This is my second recipe from the September/October Clean Eating Magazine, the first being this Healthy Tuna Casserole. I love how the magazine takes comfort food dishes and makes them healthy or "clean" as in the casserole and also this Shrimp Scampi with Corn & Orzo recipe. I used fresh, sweet local corn along with green onions from my CSA box and combined them with my favorite whole wheat orzo.

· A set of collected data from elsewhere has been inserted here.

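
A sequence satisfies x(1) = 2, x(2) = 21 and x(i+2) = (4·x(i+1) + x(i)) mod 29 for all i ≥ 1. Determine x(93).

Listing terms: x(1) = 2; x(2) = 21; x(3) = 28; x(4) = 17; x(5) = 9; x(6) = 24; x(7) = 18; x(8) = 9; x(9) = 25; x(10) = 22; x(11) = 26; x(12) = 10; x(13) = 8; x(14) = 13; x(15) = 2; x(16) = 21.
The sequence repeats with period 14.
(93 - 1) mod 14 = 8, so x(93) = x(9) = 25.

25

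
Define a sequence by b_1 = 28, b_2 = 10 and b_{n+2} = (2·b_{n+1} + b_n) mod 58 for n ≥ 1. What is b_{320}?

12

b_1 = 28,  b_2 = 10,  b_3 = 48,  b_4 = 48,  b_5 = 28,  b_6 = 46,  b_7 = 4,  b_8 = 54,  b_9 = 54,  b_{10} = 46,  b_{11} = 30,  b_{12} = 48,  b_{13} = 10,  b_{14} = 10,  b_{15} = 30,  b_{16} = 12,  b_{17} = 54,  b_{18} = 4,  b_{19} = 4,  b_{20} = 12,  b_{21} = 28,  b_{22} = 10.
The sequence repeats with period 20.
(320 - 1) mod 20 = 19, so b_{320} = b_{20} = 12.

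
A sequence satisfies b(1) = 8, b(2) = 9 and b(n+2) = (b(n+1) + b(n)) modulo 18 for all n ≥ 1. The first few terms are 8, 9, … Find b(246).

Listing terms: b(1) = 8,  b(2) = 9,  b(3) = 17,  b(4) = 8,  b(5) = 7,  b(6) = 15,  b(7) = 4,  b(8) = 1,  b(9) = 5,  b(10) = 6,  b(11) = 11,  b(12) = 17,  b(13) = 10,  b(14) = 9,  b(15) = 1,  b(16) = 10,  b(17) = 11,  b(18) = 3,  b(19) = 14,  b(20) = 17,  b(21) = 13,  b(22) = 12,  b(23) = 7,  b(24) = 1,  b(25) = 8,  b(26) = 9.
Since (b(25), b(26)) = (b(1), b(2)) = (8, 9) (two consecutive terms determine the rest), the sequence is periodic with period 24.
(246 - 1) mod 24 = 5, so b(246) = b(6) = 15.

15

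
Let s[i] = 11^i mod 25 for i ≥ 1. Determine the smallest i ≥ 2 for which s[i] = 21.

We have s[1] = 11,  s[2] = 21,  s[3] = 6,  s[4] = 16,  s[5] = 1,  s[6] = 11.
Since s[6] = s[1] = 11, the sequence is periodic with period 5.
The value 21 first appears (with i ≥ 2) at s[2].

2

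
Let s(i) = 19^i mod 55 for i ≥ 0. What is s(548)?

Computing terms: s(0) = 1,  s(1) = 19,  s(2) = 31,  s(3) = 39,  s(4) = 26,  s(5) = 54,  s(6) = 36,  s(7) = 24,  s(8) = 16,  s(9) = 29,  s(10) = 1.
The sequence repeats with period 10.
(548 - 0) mod 10 = 8, so s(548) = s(8) = 16.

16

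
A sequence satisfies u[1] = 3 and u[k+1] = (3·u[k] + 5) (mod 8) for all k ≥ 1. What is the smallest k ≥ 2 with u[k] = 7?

We have u[1] = 3,  u[2] = 6,  u[3] = 7,  u[4] = 2,  u[5] = 3.
Since u[5] = u[1] = 3, the sequence is periodic with period 4.
The value 7 first appears (with k ≥ 2) at u[3].

3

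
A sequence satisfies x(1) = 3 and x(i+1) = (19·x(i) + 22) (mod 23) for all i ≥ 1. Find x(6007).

x(1) = 3,  x(2) = 10,  x(3) = 5,  x(4) = 2,  x(5) = 14,  x(6) = 12,  x(7) = 20,  x(8) = 11,  x(9) = 1,  x(10) = 18,  x(11) = 19,  x(12) = 15,  x(13) = 8,  x(14) = 13,  x(15) = 16,  x(16) = 4,  x(17) = 6,  x(18) = 21,  x(19) = 7,  x(20) = 17,  x(21) = 0,  x(22) = 22,  x(23) = 3.
The sequence repeats with period 22.
So x(6007) = x(1 + ((6007-1) mod 22)) = x(1) = 3.

3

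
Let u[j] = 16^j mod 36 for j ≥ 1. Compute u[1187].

Listing terms: u[1] = 16; u[2] = 4; u[3] = 28; u[4] = 16.
Since u[4] = u[1] = 16, the sequence is periodic with period 3.
(1187 - 1) mod 3 = 1, so u[1187] = u[2] = 4.

4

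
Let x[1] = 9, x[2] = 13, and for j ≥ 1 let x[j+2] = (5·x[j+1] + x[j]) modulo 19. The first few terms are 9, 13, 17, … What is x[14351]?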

Shrimp Scampi with Corn & Orzo
Clean Eating, Sept/Oct 2009
8 oz whole-wheat orzo or other very small pasta
1 large ear fresh corn, shucked
3 Tbsp olive oil
6 cloves garlic, smashed
1 1/2 lb raw shrimp, peeled and deveined, (30-36)
1/3 cup low-sodium chicken broth
3/4 tsp arrowroot, dissolved in 1 1/2 tsp cold water
3/4 tsp sea salt
3/4 tsp fresh ground black pepper
3 green onions, white and light-green parts only, thinly sliced
1 Tbsp fresh lime juice
Cook orzo according to package instructions. Meanwhile use a small sharp knife to cut kernels off corn (you should have about 1 1/4 cups). Set kernels aside. Heat oil in a large skillet over medium-high heat. Add garlic and cook for 30 seconds. Add shrimp and cook, stirring occasionally, for 2 minutes. Add corn and cook until shrimp is just cooked through, 1 to 2 minutes. Add broth, arrowroot mixture, salt and pepper, stirring until liquid comes to a boil and sauce thickens. Remove skillet from heat and stir in green onions and lime juice. Drain orzo, then transfer to a serving bowl or plates. Top with shrimp mixture and serve.
Nutrients per 1 cup shrimp mixture and 1/2 cup orzo: Calories: 350, Total Fat: 10g, Sat. Fat: 1.5g, Carbs: 36g, Fiber: 2g, Sugars: 3g, Protein; 30g, Sodium: 220mg, Cholesterol: 170mg
Notes/Results: Excellent! Nice and garlicky with a sweetness from the corn and the shrimp, this is a hearty but not heavy dish with lots of flavor. It goes together quickly and easily--you can have dinner together in about 30 minutes and it looks great on the plate. This is a keeper recipe for me.
I am sending this dish to Presto Pasta Nights, (this is #130!), being hosted this week by my friend and co-host of Cook The Books, Rachel of The Crispy Cook. I love participating when I can in this weekly event created by Ruth of Once Upon A Feast. Check out Rachel's blog on Friday to see the round-up of all the wonderful pasta dishes.